The day after a court struck a blow to his administration’s reforms of the state’s auto insurance residual market, the powerful independent agents’ lobby also pulled the rug out from under some of Gov. Mitt Romney’s other key reforms.
The Massachusetts Association of Insurance Agents came out yesterday in opposition to Romney’s plan to introduce a form of competitive rating in place of the current system of state-set uniform rates.
“While MAIA does and will support many aspects of Gov. Romney’s auto insurance reform legislation, such as an increase in the tort threshold, limitations on certain medical services, anti-fraud measures, enhanced driver education programs and glass coverage deductibles, we will not support the provision of his bill that would institute competitive rating for private passenger auto insurance,” Frank Mancini, president and chief executive officer of MAIA, wrote in a position statement to members.
Romney has proposed providing up to a five percent discount to good drivers with clean records while permitting auto insurers to set other rates up to a cap of 15 percent on liability coverage.
The 15 percent ceiling on rate increases would apply only to liability coverages, not to comprehensive and collision coverages. Also, the bill would free insurers to use their own rating criteria and would no longer prohibit the use of age and gender in insurer rating formulas as current law does.
Romney’ plan also includes other changes designed to help remove costs from the system and fund the $150 million rate rollback for good drivers. These include a hike in the personal injury tort threshold from $2000 to $4000, a limit on chiropractic and other non-medical visits, and a fee schedule for reimbursing all medical providers similar to that utilized in the workers compensation system.
“With so few insurers doing business here, we can no longer pretend that our system is healthy and benefiting our citizens. This bill brings the flexibility to our system that exists everywhere else,” Romney said in announcing his plan. “It attacks fraud and excessive treatment costs, gives our good drivers some immediate rate relief and provides insurers with flexibility to charge rates that reflect driver’s records.”
MAIA’s Mancini said that Romney’s goal of rewarding good drivers could be accomplished without dismantling the current rating structure. He said this could be done using good driver rate deviations and bad driver penalties in the Safe Driver Insurance Plan, a combination that produced competition for good drivers in the 1990s.
“The combination of the increased use of step-deviations and enhanced penalties in the SDIP will reach the same goal Gov. Romney hopes to reach with his competitive rating plan, while leaving in place premium protections for urban, inexperienced, youthful and senior drivers that would likely disappear in a competitive rating environment,” the MAIA statement pointed out.
The Massachusetts rating system provides premium subsidies for urban, inexperienced, youthful and senior drivers.
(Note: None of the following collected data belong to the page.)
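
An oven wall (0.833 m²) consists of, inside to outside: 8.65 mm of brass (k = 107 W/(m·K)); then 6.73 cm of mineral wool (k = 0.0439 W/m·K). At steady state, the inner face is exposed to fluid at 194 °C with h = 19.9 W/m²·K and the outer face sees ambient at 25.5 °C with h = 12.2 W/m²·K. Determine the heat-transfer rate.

Q = 84.3 W

Series thermal resistances, inner to outer:
  R_conv,in = 1/(hA) = 1/(19.9·0.833) = 0.06033 K/W
  R_brass = L/(kA) = 0.00865/(107·0.833) = 9.705×10^-5 K/W
  R_mineral wool = L/(kA) = 0.0673/(0.0439·0.833) = 1.840 K/W
  R_conv,out = 1/(hA) = 1/(12.2·0.833) = 0.09840 K/W
ΣR = 0.06033 + 9.705×10^-5 + 1.840 + 0.09840 = 1.999 K/W
Q = ΔT/ΣR = (194 °C − 25.5 °C)/1.999 = 84.3 W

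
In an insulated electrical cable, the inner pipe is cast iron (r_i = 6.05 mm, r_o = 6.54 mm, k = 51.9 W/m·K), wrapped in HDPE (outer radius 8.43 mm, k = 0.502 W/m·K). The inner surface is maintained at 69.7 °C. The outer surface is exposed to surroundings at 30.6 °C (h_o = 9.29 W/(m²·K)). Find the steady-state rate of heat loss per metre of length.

Q' = 18.5 W/m

Resistance network (inner→outer):
  R'_cast iron = ln(0.00654/0.00605)/(2πk) = 0.07788/(2π·51.9) = 2.388×10^-4 m·K/W
  R'_HDPE = ln(0.00843/0.00654)/(2πk) = 0.2539/(2π·0.502) = 0.08048 m·K/W
  R'_conv,out = 1/(2πr h) = 1/(2π·0.00843·9.29) = 2.032 m·K/W
ΣR = 2.388×10^-4 + 0.08048 + 2.032 = 2.113 m·K/W
Q' = ΔT/ΣR = (69.7 °C − 30.6 °C)/2.113 = 18.5 W/m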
These subsidies apply to both good and bad drivers falling into certain age or geographic categories.
While Romney’s plan seeks to eliminate much of the subsidy good drivers pay for bad, it does not attempt to remove the subsidies suburban drivers pay for urban drivers.
“Is there a corresponding benefit for those drivers who pay a little extra to maintain affordable premiums for the subsidized drivers— drivers, who in many cases, may go uninsured if premiums became unaffordable? MAIA believes there is,” MAIA asked and answered.
MAIA noted that the state has among the lowest uninsured motorists populations and premium.
According to MAIA, the real problem in the state’s auto program is the “unfair and archaic” residual market, not the rating system. “As competition was raging in the late 1990’s by the way of step-deviations and group discounts, companies were still abandoning Massachusetts and pointing to the residual market as the reason,” Mancini claimed.
But efforts to change the much-criticized residual market plan are in limbo following a Superior Court decision this week that Insurance Commissioner Julianne Bowler exceeded her authority last December when she ordered the creation of an assigned risk plan known as the Massachusetts Assigned Insurance Plan to replace the current reinsurance facility known as Commonwealth Auto Reinsurers. Commerce Insurance, Arbella Mutual, the Center for Insurance Research and a handful of insurance agents brought the suit that scuttled the Bowler plan.
The court found that the legislature never intended to give the commissioner authority to establish an assigned risk plan and, in fact, it intentionally moved away from such a structure when it created CAR in 1973. Bowler, backed by Attorney General Tom Reilly and proponents of the new plan, had argued that a 1983 law amending the original 1973 CAR legislation permitted her action. But Judge Ralph Gants dismissed that notion.
“She is wrong. As is plain from the history of this statute….there is nothing in the 1983 legislation that suggests any legislative intent to permit the Commissioner to re-establish an Assigned Risk Plan that the Legislature had specifically disestablished ten years earlier,” Gants wrote.
The court did not rule on the specifics or wisdom of Bowler’s MAIP plan but only on her authority to impose it without legislative approval.
No decision has been made whether to appeal the court ruling.
As for MAIA, it promised to keep residual market reform a priority and be part of any debate over what should be done next.